But workmen digging up a city centre car park yesterday afternoon could never have expected to make such a lively discovery.
Four Second World War hand grenades and hundreds of used bullets were unearthed during excavation work in Melville Street, just a few days after 100 live bullets were found on the same site.
A bomb disposal team raced to the scene as buildings on the street were evacuated.
It is thought the weapons may have been left there by a member of the Home Guard after the war.

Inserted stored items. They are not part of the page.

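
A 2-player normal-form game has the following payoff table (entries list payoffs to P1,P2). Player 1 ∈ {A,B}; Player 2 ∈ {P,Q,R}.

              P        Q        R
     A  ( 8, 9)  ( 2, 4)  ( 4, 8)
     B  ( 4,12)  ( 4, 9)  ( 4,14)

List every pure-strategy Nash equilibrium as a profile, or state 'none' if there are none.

(A,P): NE
(A,Q): not NE [P1→B gives 4>2; P2→P gives 9>4]
(A,R): not NE [P2→P gives 9>8]
(B,P): not NE [P1→A gives 8>4; P2→R gives 14>12]
(B,Q): not NE [P2→R gives 14>9]
(B,R): NE

Nash profiles: (A,P), (B,R)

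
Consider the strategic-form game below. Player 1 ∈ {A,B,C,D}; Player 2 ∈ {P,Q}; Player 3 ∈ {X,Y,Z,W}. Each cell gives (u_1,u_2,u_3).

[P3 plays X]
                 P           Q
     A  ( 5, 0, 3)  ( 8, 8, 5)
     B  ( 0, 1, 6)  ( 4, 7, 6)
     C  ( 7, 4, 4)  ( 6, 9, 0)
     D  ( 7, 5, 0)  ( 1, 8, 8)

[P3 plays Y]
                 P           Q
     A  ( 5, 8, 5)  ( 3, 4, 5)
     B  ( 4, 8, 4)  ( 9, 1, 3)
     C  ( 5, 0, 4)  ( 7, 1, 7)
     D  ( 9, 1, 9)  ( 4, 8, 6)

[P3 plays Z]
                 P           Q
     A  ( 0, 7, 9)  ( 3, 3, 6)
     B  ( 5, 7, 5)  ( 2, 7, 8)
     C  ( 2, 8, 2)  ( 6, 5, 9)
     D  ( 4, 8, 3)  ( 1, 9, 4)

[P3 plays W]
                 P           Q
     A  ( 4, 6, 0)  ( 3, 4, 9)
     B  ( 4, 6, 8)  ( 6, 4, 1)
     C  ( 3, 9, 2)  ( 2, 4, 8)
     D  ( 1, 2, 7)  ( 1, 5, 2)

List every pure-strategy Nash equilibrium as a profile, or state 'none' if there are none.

PSNE = {(B,P,W)}

(A,P,X): not NE [P1→D gives 7>5; P2→Q gives 8>0; P3→Z gives 9>3]
(A,P,Y): not NE [P1→D gives 9>5; P3→Z gives 9>5]
(A,P,Z): not NE [P1→B gives 5>0]
(A,P,W): not NE [P3→Z gives 9>0]
(A,Q,X): not NE [P3→W gives 9>5]
(A,Q,Y): not NE [P1→B gives 9>3; P2→P gives 8>4; P3→W gives 9>5]
(A,Q,Z): not NE [P1→C gives 6>3; P2→P gives 7>3; P3→W gives 9>6]
(A,Q,W): not NE [P1→B gives 6>3; P2→P gives 6>4]
(B,P,X): not NE [P1→D gives 7>0; P2→Q gives 7>1; P3→W gives 8>6]
(B,P,Y): not NE [P1→D gives 9>4; P3→W gives 8>4]
(B,P,Z): not NE [P3→W gives 8>5]
(B,P,W): NE
(B,Q,X): not NE [P1→A gives 8>4; P3→Z gives 8>6]
(B,Q,Y): not NE [P2→P gives 8>1; P3→Z gives 8>3]
(B,Q,Z): not NE [P1→C gives 6>2]
(B,Q,W): not NE [P2→P gives 6>4; P3→Z gives 8>1]
(C,P,X): not NE [P2→Q gives 9>4]
(C,P,Y): not NE [P1→D gives 9>5; P2→Q gives 1>0]
(C,P,Z): not NE [P1→B gives 5>2; P3→Y gives 4>2]
(C,P,W): not NE [P1→B gives 4>3; P3→Y gives 4>2]
(C,Q,X): not NE [P1→A gives 8>6; P3→Z gives 9>0]
(C,Q,Y): not NE [P1→B gives 9>7; P3→Z gives 9>7]
(C,Q,Z): not NE [P2→P gives 8>5]
(C,Q,W): not NE [P1→B gives 6>2; P2→P gives 9>4; P3→Z gives 9>8]
(D,P,X): not NE [P2→Q gives 8>5; P3→Y gives 9>0]
(D,P,Y): not NE [P2→Q gives 8>1]
(D,P,Z): not NE [P1→B gives 5>4; P2→Q gives 9>8; P3→Y gives 9>3]
(D,P,W): not NE [P1→B gives 4>1; P2→Q gives 5>2; P3→Y gives 9>7]
(D,Q,X): not NE [P1→A gives 8>1]
(D,Q,Y): not NE [P1→B gives 9>4; P3→X gives 8>6]
(D,Q,Z): not NE [P1→C gives 6>1; P3→X gives 8>4]
(D,Q,W): not NE [P1→B gives 6>1; P3→X gives 8>2]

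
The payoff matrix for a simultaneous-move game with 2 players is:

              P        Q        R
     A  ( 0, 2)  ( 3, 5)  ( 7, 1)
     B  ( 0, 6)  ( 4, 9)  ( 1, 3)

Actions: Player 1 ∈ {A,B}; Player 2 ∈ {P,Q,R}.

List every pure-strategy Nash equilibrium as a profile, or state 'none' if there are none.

PSNE = {(B,Q)}

(A,P): not NE [P2→Q gives 5>2]
(A,Q): not NE [P1→B gives 4>3]
(A,R): not NE [P2→Q gives 5>1]
(B,P): not NE [P2→Q gives 9>6]
(B,Q): NE
(B,R): not NE [P1→A gives 7>1; P2→Q gives 9>3]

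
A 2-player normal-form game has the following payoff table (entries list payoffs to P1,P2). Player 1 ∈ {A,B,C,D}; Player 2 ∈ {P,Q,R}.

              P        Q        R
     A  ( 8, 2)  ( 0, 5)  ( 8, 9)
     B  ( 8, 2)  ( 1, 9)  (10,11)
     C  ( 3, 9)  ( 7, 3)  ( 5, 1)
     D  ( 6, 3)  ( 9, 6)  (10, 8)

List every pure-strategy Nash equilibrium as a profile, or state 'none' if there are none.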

Site agent John Carlin, who works for Sundial Properties, which was carrying out refurbishment work, said: “We thought that was it after Monday’s find, but as soon as one of the guys dug down again he unearthed a load of fired shells and a piece of hessian sack.
“When he tugged on the hessian, a grenade popped out and we all stepped away pretty quick.”
The workmen had been digging in the rear car park of the property and had only burrowed three or four feet when they made the alarming find.
Mr Carlin said experts had told him the ammunition had most likely been stashed on the site by a former soldier.
He said: “I’ve worked on hundreds of old buildings and never come across something like this.
“The bomb disposal crew think that they must belong to a former Home Guard troop as seemingly after the war a lot of this additional ammunition was just kept. Most of it ended up buried in back gardens. It’s fascinating but frightening at the same time.”
Last night, more than 300 sandbags were drafted into the property as a detailed excavation of the site was carried out ahead of a planned controlled explosion this morning.
A police spokesman said: “We received a call at 3.45pm that a grenade was uncovered during the excavation of a garden. A cordon was put in place and we will release further details in due course.”
In May 2010, a similar grenade was discovered by a janitor cleaning out a cupboard in an Edinburgh University building on Buccleuch Place.
Hours earlier, another scare in Spottiswoode Gardens, Livingston, saw a bomb disposal team called out, only for a suspect device to be declared an imitation.
In May 2007, the Cancer Research shop in Morningside Road had to be evacuated after a Second World War grenade was discovered among donations. Bomb disposal experts later made the device safe.